Indivíduos com glicemia de jejum alterada (GJA) ou tolerância à glicose diminuída (TGD) são considerados em maior risco de desenvolver diabetes tipo 2 (pré-diabetes). Intervenções no estilo de vida, como mudanças na dieta e aumento da atividade física, são comprovadamente eficazes para diminuir significativamente a taxa de progressão para o diabetes tipo 2 nesses pacientes.
O diabetes mellitus tipo 2 (DM2) é uma doença crônica de alta prevalência global, responsável por uma parcela significativa da mortalidade mundial. Sua progressão é frequentemente precedida por um estado de pré-diabetes, caracterizado por glicemia de jejum alterada (GJA) e/ou tolerância à glicose diminuída (TGD). A identificação precoce desses indivíduos de maior risco é fundamental para a implementação de estratégias preventivas eficazes. A fisiopatologia do DM2 envolve resistência à insulina e disfunção das células beta pancreáticas. O pré-diabetes reflete um estágio em que esses mecanismos já estão em curso, mas ainda há uma capacidade de intervenção para retardar ou prevenir o desenvolvimento da doença plena. As intervenções no estilo de vida são a pedra angular da prevenção. Elas incluem mudanças na dieta, com foco em alimentos integrais, redução de açúcares e gorduras saturadas, e aumento da ingestão de fibras. Além disso, a prática regular de atividade física, como caminhadas rápidas, por pelo menos 150 minutos por semana, é crucial. A eficácia dessas intervenções é bem documentada. Estudos clínicos demonstraram que a perda de peso de 5% a 7% do peso corporal, combinada com atividade física regular, pode reduzir a taxa de desenvolvimento de DM2 em até 58% em indivíduos com pré-diabetes. Esse impacto é comparável ou até superior ao de algumas terapias farmacológicas. Portanto, a educação e o incentivo a mudanças no estilo de vida são ferramentas poderosas na luta contra a epidemia de diabetes, sendo essencial que residentes e profissionais de saúde dominem esses conceitos para a prática clínica e a saúde pública.

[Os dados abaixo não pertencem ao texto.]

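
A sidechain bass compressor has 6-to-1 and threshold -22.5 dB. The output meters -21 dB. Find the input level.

Post-compression overshoot = -21 − (-22.5) = 1.5 dB.
Undo the ratio: input overshoot = 1.5 × 6 = 9 dB, giving input = -13.5 dB.

-13.5 dB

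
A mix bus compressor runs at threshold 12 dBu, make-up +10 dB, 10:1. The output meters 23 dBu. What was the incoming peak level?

22 dBu

Remove make-up: 23 − 10 = 13 dBu.
The compressed level sits 13 − 12 = 1 dB over threshold.
Before 10:1 compression the overshoot was 1 × 10 = 10 dB, so input = 12 + 10 = 22 dBu.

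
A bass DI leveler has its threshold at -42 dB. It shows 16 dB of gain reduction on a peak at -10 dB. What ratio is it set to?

2:1

Input overshoot = -10 − (-42) = 32 dB.
Output overshoot = 32 − 16 = 16 dB.
Ratio = input overshoot / output overshoot = 32 / 16 = 2.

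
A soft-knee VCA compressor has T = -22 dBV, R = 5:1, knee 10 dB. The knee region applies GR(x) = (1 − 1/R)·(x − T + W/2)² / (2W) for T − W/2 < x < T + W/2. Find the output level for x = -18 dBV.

x − T + W/2 = -18 − (-22) + 5 = 9.
GR = (1 − 1/5) × 9² / 20 = 0.8 × 81 / 20 = 3.24 dB.
Output = -18 − 3.24 = -21.24 dBV.

-21.24 dBV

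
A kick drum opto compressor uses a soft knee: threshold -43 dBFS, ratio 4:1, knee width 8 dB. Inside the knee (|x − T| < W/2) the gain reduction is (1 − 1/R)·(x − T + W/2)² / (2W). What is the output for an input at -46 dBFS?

x − T + W/2 = -46 − (-43) + 4 = 1.
GR = (1 − 1/4) × 1² / 16 = 0.75 × 1 / 16 = 0.046875 dB.
Output = -46 − 0.046875 = -46.046875 dBFS.

-46.046875 dBFS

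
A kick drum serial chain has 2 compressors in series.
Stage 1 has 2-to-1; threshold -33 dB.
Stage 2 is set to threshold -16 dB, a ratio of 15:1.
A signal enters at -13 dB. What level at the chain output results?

-23 dB

Stage 1: -13 dB is 20 dB over -33 dB; at 2:1 that becomes 10 dB over, giving -23 dB.
Stage 2: -23 dB is at or below the -16 dB threshold — no compression; output -23 dB.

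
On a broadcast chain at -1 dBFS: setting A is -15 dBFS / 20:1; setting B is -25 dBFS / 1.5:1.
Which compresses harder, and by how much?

A: overshoot 14 dB → output overshoot 0.7 dB → GR 13.3 dB.
B: overshoot 24 dB → output overshoot 16 dB → GR 8 dB.
A reduces 5.3 dB more.

A, by 5.3 dB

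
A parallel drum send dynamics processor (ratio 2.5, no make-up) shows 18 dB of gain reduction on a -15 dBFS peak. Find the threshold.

-45 dBFS

Gain reduction = -15 − (-33) = 18 dB; output overshoot = GR / (R − 1) = 18 / 1.5 = 12 dB.
Threshold = output − output overshoot = -33 − 12 = -45 dBFS.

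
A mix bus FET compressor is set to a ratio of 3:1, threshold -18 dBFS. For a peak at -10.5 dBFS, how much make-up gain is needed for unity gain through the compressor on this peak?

5 dB

Without make-up, output = threshold + overshoot/3 = -18 + 2.5 = -15.5 dBFS.
Gap to target: 5 dB.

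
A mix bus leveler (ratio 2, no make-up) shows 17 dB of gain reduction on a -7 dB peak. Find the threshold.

-41 dB

Let T be the threshold. Output overshoot = (input overshoot)/R, so -24 − T = (-7 − T)/2.
2·(-24 − T) = -7 − T → 1·T = -48 − (-7) = -41.
T = -41/1 = -41 dB.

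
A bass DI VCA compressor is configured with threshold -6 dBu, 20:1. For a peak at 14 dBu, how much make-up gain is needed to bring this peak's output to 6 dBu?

Without make-up, output = threshold + overshoot/20 = -6 + 1 = -5 dBu.
Gap to target: 11 dB.

11 dB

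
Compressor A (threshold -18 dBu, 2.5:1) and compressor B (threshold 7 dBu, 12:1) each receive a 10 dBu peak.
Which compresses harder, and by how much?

A: GR = 28 − 28/2.5 = 16.8 dB.
B: GR = 3 − 3/12 = 2.75 dB.
Difference: 14.05 dB in favour of A.

A, by 14.05 dB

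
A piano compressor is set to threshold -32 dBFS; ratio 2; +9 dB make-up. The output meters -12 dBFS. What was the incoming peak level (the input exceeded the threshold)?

Stripping the +9 dB make-up gives -21 dBFS at the gain stage.
Post-compression overshoot = -21 − (-32) = 11 dB.
Input overshoot = R × output overshoot = 22 dB → input = -32 + 22 = -10 dBFS.

-10 dBFS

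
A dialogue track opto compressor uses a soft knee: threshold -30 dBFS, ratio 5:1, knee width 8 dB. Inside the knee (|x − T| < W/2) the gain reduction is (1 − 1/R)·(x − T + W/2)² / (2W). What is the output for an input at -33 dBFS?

x − T + W/2 = -33 − (-30) + 4 = 1.
GR = (1 − 1/5) × 1² / 16 = 0.8 × 1 / 16 = 0.05 dB.
Output = -33 − 0.05 = -33.05 dBFS.

-33.05 dBFS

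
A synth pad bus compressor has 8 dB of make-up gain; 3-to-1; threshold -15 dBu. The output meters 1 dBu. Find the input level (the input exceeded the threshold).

Before make-up, the level was 1 − 8 = -7 dBu.
Post-compression overshoot = -7 − (-15) = 8 dB.
Undo the ratio: input overshoot = 8 × 3 = 24 dB, giving input = 9 dBu.

9 dBu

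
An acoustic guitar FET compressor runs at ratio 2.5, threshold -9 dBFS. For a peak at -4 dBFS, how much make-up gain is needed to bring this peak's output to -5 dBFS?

Overshoot 5 dB → 5/2.5 = 2 dB after compression, so the compressed level is -9 + 2 = -7 dBFS.
Make-up = target − compressed = -5 − (-7) = 2 dB.

2 dB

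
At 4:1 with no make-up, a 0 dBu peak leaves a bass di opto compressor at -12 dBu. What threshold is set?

Gain reduction = 0 − (-12) = 12 dB; output overshoot = GR / (R − 1) = 12 / 3 = 4 dB.
Threshold = output − output overshoot = -12 − 4 = -16 dBu.

-16 dBu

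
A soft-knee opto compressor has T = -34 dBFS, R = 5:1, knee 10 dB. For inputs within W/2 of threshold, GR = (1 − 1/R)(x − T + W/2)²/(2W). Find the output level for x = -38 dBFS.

x − T + W/2 = -38 − (-34) + 5 = 1.
GR = (1 − 1/5) × 1² / 20 = 0.8 × 1 / 20 = 0.04 dB.
Output = -38 − 0.04 = -38.04 dBFS.

-38.04 dBFS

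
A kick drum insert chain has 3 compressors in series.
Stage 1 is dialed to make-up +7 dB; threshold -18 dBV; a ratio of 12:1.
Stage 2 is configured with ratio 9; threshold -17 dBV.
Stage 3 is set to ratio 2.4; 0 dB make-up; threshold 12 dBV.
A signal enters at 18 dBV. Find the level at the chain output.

Stage 1: 18 dBV is 36 dB over -18 dBV; at 12:1 that becomes 3 dB over, giving -15 dBV; +7 dB make-up → -8 dBV.
Stage 2: overshoot 9 dB → 9/9 = 1 dB → -16 dBV.
Stage 3: below threshold (-16 ≤ 12); passes unchanged; output -16 dBV.

-16 dBV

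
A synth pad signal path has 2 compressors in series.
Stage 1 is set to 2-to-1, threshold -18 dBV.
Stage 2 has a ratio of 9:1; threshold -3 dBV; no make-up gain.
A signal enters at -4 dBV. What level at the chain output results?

Stage 1: -4 dBV is 14 dB over -18 dBV; at 2:1 that becomes 7 dB over, giving -11 dBV.
Stage 2: -11 dBV is at or below the -3 dBV threshold — no compression; output -11 dBV.

-11 dBV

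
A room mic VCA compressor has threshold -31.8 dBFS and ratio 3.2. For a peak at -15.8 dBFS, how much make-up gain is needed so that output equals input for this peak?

Without make-up, output = threshold + overshoot/3.2 = -31.8 + 5 = -26.8 dBFS.
Gap to target: 11 dB.

11 dB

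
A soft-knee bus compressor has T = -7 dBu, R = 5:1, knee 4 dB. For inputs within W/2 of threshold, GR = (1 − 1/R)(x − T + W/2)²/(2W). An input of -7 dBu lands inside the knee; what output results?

x − T + W/2 = -7 − (-7) + 2 = 2.
GR = (1 − 1/5) × 2² / 8 = 0.8 × 4 / 8 = 0.4 dB.
Output = -7 − 0.4 = -7.4 dBu.

-7.4 dBu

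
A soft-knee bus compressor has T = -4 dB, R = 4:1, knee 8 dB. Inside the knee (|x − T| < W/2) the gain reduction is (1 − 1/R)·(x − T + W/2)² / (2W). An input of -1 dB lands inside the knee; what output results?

-3.296875 dB

x − T + W/2 = -1 − (-4) + 4 = 7.
GR = (1 − 1/4) × 7² / 16 = 0.75 × 49 / 16 = 2.296875 dB.
Output = -1 − 2.296875 = -3.296875 dB.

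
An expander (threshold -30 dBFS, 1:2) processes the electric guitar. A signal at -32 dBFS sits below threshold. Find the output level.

-34 dBFS

Undershoot = (-30) − (-32) = 2 dB.
At 1:2, that expands to 4 dB under threshold.
Output = -30 − 4 = -34 dBFS.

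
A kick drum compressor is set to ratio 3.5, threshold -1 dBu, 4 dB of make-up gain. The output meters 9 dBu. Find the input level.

20 dBu

Stripping the +4 dB make-up gives 5 dBu at the gain stage.
The compressed level sits 5 − (-1) = 6 dB over threshold.
Undo the ratio: input overshoot = 6 × 3.5 = 21 dB, giving input = 20 dBu.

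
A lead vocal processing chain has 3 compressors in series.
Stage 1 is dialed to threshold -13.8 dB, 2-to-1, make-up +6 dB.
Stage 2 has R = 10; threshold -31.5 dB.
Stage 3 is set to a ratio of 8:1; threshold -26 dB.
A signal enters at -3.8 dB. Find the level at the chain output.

Stage 1: overshoot 10 dB → 10/2 = 5 dB → -8.8 dB; +6 dB make-up → -2.8 dB.
Stage 2: 28.7 dB above -31.5 dB, reduced 10:1 to 2.87 dB above → -28.63 dB.
Stage 3: below threshold (-28.63 ≤ -26); passes unchanged; output -28.63 dB.

-28.63 dB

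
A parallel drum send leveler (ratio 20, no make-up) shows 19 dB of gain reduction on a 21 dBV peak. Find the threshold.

1 dBV

Gain reduction = 21 − 2 = 19 dB; output overshoot = GR / (R − 1) = 19 / 19 = 1 dB.
Threshold = output − output overshoot = 2 − 1 = 1 dBV.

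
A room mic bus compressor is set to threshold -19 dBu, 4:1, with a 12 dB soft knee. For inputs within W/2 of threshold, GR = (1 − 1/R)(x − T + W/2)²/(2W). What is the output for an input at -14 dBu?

x − T + W/2 = -14 − (-19) + 6 = 11.
GR = (1 − 1/4) × 11² / 24 = 0.75 × 121 / 24 = 3.78125 dB.
Output = -14 − 3.78125 = -17.78125 dBu.

-17.78125 dBu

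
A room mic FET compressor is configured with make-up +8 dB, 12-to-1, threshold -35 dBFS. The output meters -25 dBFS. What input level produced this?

-11 dBFS

Before make-up, the level was -25 − 8 = -33 dBFS.
The compressed level sits -33 − (-35) = 2 dB over threshold.
Input overshoot = R × output overshoot = 24 dB → input = -35 + 24 = -11 dBFS.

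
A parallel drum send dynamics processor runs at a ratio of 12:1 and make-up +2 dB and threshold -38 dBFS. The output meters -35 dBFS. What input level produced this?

Before make-up, the level was -35 − 2 = -37 dBFS.
The compressed level sits -37 − (-38) = 1 dB over threshold.
Undo the ratio: input overshoot = 1 × 12 = 12 dB, giving input = -26 dBFS.

-26 dBFS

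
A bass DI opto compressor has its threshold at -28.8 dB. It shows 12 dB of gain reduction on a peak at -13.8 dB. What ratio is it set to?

5:1

Input overshoot = -13.8 − (-28.8) = 15 dB.
Output overshoot = 15 − 12 = 3 dB.
Ratio = input overshoot / output overshoot = 15 / 3 = 5.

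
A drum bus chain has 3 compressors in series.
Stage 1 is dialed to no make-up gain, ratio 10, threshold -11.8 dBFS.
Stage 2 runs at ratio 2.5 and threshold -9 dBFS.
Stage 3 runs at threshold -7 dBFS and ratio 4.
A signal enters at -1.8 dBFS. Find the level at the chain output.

Stage 1: -1.8 dBFS is 10 dB over -11.8 dBFS; at 10:1 that becomes 1 dB over, giving -10.8 dBFS.
Stage 2: -10.8 dBFS is at or below the -9 dBFS threshold — no compression; output -10.8 dBFS.
Stage 3: -10.8 dBFS is at or below the -7 dBFS threshold — no compression; output -10.8 dBFS.

-10.8 dBFS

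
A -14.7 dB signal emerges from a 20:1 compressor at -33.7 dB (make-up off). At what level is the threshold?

Input is 20 dB above T (since output overshoot × R = input overshoot: (-33.7 − T)·20 = -14.7 − T gives T = -34.7 dB).
Check: -34.7 + (-14.7 − (-34.7))/20 = -34.7 + 1 = -33.7 dB. ✓

-34.7 dB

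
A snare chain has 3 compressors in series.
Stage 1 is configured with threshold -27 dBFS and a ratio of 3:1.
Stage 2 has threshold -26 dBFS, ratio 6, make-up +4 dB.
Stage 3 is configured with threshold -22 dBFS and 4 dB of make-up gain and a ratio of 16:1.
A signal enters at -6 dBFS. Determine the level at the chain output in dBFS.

Stage 1: -6 dBFS is 21 dB over -27 dBFS; at 3:1 that becomes 7 dB over, giving -20 dBFS.
Stage 2: 6 dB above -26 dBFS, reduced 6:1 to 1 dB above → -25 dBFS; +4 dB make-up → -21 dBFS.
Stage 3: 1 dB above -22 dBFS, reduced 16:1 to 0.0625 dB above → -21.9375 dBFS; +4 dB make-up → -17.9375 dBFS.

-17.9375 dBFS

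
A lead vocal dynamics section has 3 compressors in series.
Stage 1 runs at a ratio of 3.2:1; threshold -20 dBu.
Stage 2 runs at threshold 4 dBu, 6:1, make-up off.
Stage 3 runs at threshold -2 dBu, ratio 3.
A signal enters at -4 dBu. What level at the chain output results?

Stage 1: 16 dB above -20 dBu, reduced 3.2:1 to 5 dB above → -15 dBu.
Stage 2: -15 dBu is at or below the 4 dBu threshold — no compression; output -15 dBu.
Stage 3: -15 dBu ≤ -2 dBu, so stage 3 doesn't engage; output -15 dBu.

-15 dBu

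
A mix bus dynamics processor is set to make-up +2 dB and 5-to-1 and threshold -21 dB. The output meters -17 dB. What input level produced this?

-11 dB

Before make-up, the level was -17 − 2 = -19 dB.
That's 2 dB above the -21 dB threshold.
Input overshoot = R × output overshoot = 10 dB → input = -21 + 10 = -11 dB.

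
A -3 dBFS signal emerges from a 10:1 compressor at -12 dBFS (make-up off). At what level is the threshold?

Input is 10 dB above T (since output overshoot × R = input overshoot: (-12 − T)·10 = -3 − T gives T = -13 dBFS).
Check: -13 + (-3 − (-13))/10 = -13 + 1 = -12 dBFS. ✓

-13 dBFS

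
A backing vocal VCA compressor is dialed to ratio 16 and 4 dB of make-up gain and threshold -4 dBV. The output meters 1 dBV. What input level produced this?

12 dBV

Before make-up, the level was 1 − 4 = -3 dBV.
Post-compression overshoot = -3 − (-4) = 1 dB.
Input overshoot = R × output overshoot = 16 dB → input = -4 + 16 = 12 dBV.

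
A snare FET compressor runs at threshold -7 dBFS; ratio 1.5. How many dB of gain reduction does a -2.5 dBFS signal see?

1.5 dB

The signal is 4.5 dB above threshold.
At 1.5:1, output sits 4.5/1.5 = 3 dB above threshold.
GR = overshoot in − overshoot out = 4.5 − 3 = 1.5 dB.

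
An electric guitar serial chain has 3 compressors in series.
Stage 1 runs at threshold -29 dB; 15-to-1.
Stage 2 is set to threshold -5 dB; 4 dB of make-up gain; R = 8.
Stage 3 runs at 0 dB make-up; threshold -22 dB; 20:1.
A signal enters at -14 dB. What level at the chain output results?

Stage 1: -14 dB is 15 dB over -29 dB; at 15:1 that becomes 1 dB over, giving -28 dB.
Stage 2: below threshold (-28 ≤ -5); passes unchanged; make-up brings it to -24 dB.
Stage 3: -24 dB is at or below the -22 dB threshold — no compression; output -24 dB.

-24 dB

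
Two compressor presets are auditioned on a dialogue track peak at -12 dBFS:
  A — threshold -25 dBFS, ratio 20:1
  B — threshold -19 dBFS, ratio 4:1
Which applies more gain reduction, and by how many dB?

A, by 7.1 dB

A: 13 dB over, compressed to 0.65 dB over, so 12.35 dB of GR.
B: 7 dB over, compressed to 1.75 dB over, so 5.25 dB of GR.
A applies 7.1 dB more gain reduction.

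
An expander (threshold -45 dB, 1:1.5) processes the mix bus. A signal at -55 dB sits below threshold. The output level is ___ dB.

Undershoot = (-45) − (-55) = 10 dB.
At 1:1.5, that expands to 15 dB under threshold.
Output = -45 − 15 = -60 dB.

-60 dB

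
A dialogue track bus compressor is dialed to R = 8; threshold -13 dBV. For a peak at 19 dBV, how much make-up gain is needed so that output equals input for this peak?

Overshoot 32 dB → 32/8 = 4 dB after compression, so the compressed level is -13 + 4 = -9 dBV.
Make-up = target − compressed = 19 − (-9) = 28 dB.

28 dB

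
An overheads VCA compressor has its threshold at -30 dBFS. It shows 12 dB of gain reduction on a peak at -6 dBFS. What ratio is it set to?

2:1

Input overshoot = -6 − (-30) = 24 dB.
Output overshoot = 24 − 12 = 12 dB.
Ratio = input overshoot / output overshoot = 24 / 12 = 2.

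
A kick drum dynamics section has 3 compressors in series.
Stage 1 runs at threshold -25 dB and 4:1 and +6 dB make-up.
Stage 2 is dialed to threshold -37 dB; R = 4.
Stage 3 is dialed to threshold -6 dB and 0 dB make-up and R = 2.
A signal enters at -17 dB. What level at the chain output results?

Stage 1: overshoot 8 dB → 8/4 = 2 dB → -23 dB; +6 dB make-up → -17 dB.
Stage 2: 20 dB above -37 dB, reduced 4:1 to 5 dB above → -32 dB.
Stage 3: below threshold (-32 ≤ -6); passes unchanged; output -32 dB.

-32 dB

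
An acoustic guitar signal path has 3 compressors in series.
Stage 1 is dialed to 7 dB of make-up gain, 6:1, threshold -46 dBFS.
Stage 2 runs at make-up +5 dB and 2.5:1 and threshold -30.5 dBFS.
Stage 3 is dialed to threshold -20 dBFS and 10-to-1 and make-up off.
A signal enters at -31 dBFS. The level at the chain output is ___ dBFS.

Stage 1: -31 dBFS is 15 dB over -46 dBFS; at 6:1 that becomes 2.5 dB over, giving -43.5 dBFS; +7 dB make-up → -36.5 dBFS.
Stage 2: -36.5 dBFS ≤ -30.5 dBFS, so stage 2 doesn't engage; make-up brings it to -31.5 dBFS.
Stage 3: -31.5 dBFS is at or below the -20 dBFS threshold — no compression; output -31.5 dBFS.

-31.5 dBFS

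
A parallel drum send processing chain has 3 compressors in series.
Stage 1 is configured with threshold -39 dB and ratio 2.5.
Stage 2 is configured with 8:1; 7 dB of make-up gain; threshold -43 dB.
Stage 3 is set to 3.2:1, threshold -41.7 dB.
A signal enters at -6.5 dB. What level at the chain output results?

Stage 1: -6.5 dB is 32.5 dB over -39 dB; at 2.5:1 that becomes 13 dB over, giving -26 dB.
Stage 2: -26 dB is 17 dB over -43 dB; at 8:1 that becomes 2.125 dB over, giving -40.875 dB; +7 dB make-up → -33.875 dB.
Stage 3: -33.875 dB is 7.825 dB over -41.7 dB; at 3.2:1 that becomes 2.445312 dB over, giving -39.254688 dB.

-39.254688 dB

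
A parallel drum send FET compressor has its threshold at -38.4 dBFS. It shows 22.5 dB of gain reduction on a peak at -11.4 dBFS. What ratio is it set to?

Input overshoot = -11.4 − (-38.4) = 27 dB.
Output overshoot = 27 − 22.5 = 4.5 dB.
Ratio = input overshoot / output overshoot = 27 / 4.5 = 6.

6:1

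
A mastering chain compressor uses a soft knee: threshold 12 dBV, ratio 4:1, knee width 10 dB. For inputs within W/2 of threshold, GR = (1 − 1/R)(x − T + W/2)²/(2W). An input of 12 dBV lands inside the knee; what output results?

x − T + W/2 = 12 − 12 + 5 = 5.
GR = (1 − 1/4) × 5² / 20 = 0.75 × 25 / 20 = 0.9375 dB.
Output = 12 − 0.9375 = 11.0625 dBV.

11.0625 dBV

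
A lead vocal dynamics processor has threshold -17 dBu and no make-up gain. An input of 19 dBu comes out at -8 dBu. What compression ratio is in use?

Input overshoot = 19 − (-17) = 36 dB; output overshoot = -8 − (-17) = 9 dB.
Ratio = 36 / 9 = 4.

4:1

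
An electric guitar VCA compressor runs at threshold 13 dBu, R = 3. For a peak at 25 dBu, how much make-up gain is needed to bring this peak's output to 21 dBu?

The peak compresses to 13 + 12/3 = 17 dBu.
To reach 21 dBu requires 21 − 17 = 4 dB of make-up.

4 dB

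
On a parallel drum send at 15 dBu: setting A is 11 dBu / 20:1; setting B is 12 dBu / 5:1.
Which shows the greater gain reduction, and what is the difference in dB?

A, by 1.4 dB

A: GR = 4 − 4/20 = 3.8 dB.
B: GR = 3 − 3/5 = 2.4 dB.
Difference: 1.4 dB in favour of A.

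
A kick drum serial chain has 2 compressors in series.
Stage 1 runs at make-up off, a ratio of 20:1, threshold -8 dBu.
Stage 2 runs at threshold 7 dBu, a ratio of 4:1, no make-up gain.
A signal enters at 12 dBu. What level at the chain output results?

Stage 1: 20 dB above -8 dBu, reduced 20:1 to 1 dB above → -7 dBu.
Stage 2: -7 dBu ≤ 7 dBu, so stage 2 doesn't engage; output -7 dBu.

-7 dBu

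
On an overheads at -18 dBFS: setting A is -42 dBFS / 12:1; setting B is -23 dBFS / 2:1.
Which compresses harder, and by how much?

A, by 19.5 dB

A: overshoot 24 dB → output overshoot 2 dB → GR 22 dB.
B: overshoot 5 dB → output overshoot 2.5 dB → GR 2.5 dB.
A applies 19.5 dB more gain reduction.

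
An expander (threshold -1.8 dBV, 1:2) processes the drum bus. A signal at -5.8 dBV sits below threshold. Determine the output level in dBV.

Below threshold, a 1:2 expander applies gain = (2−1)×(T − x) of attenuation.
(2−1) × 4 = 4 dB, so output = -5.8 − 4 = -9.8 dBV.

-9.8 dBV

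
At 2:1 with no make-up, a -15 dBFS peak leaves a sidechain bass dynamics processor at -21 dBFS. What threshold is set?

-27 dBFS

Let T be the threshold. Output overshoot = (input overshoot)/R, so -21 − T = (-15 − T)/2.
2·(-21 − T) = -15 − T → 1·T = -42 − (-15) = -27.
T = -27/1 = -27 dBFS.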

O pré-diabetes é caracterizado por níveis de glicose no sangue mais altos que o normal, mas não altos o suficiente para serem diagnosticados como diabetes. Inclui a glicemia de jejum alterada (GJA) e/ou a tolerância à glicose diminuída (TGD). É crucial identificá-lo porque indica um alto risco de progressão para diabetes tipo 2 e permite a implementação de medidas preventivas.
As principais intervenções incluem a adoção de uma dieta saudável e equilibrada, com redução de açúcares e gorduras saturadas, e o aumento da atividade física regular. A perda de peso, mesmo que modesta (5-7% do peso corporal), e a prática de pelo menos 150 minutos de exercício aeróbico moderado por semana são altamente eficazes.
Estudos demonstram que as intervenções intensivas no estilo de vida podem ser tão ou mais eficazes que alguns medicamentos (como a metformina) na redução do risco de progressão do pré-diabetes para o diabetes tipo 2. Elas são consideradas a primeira linha de tratamento para a prevenção.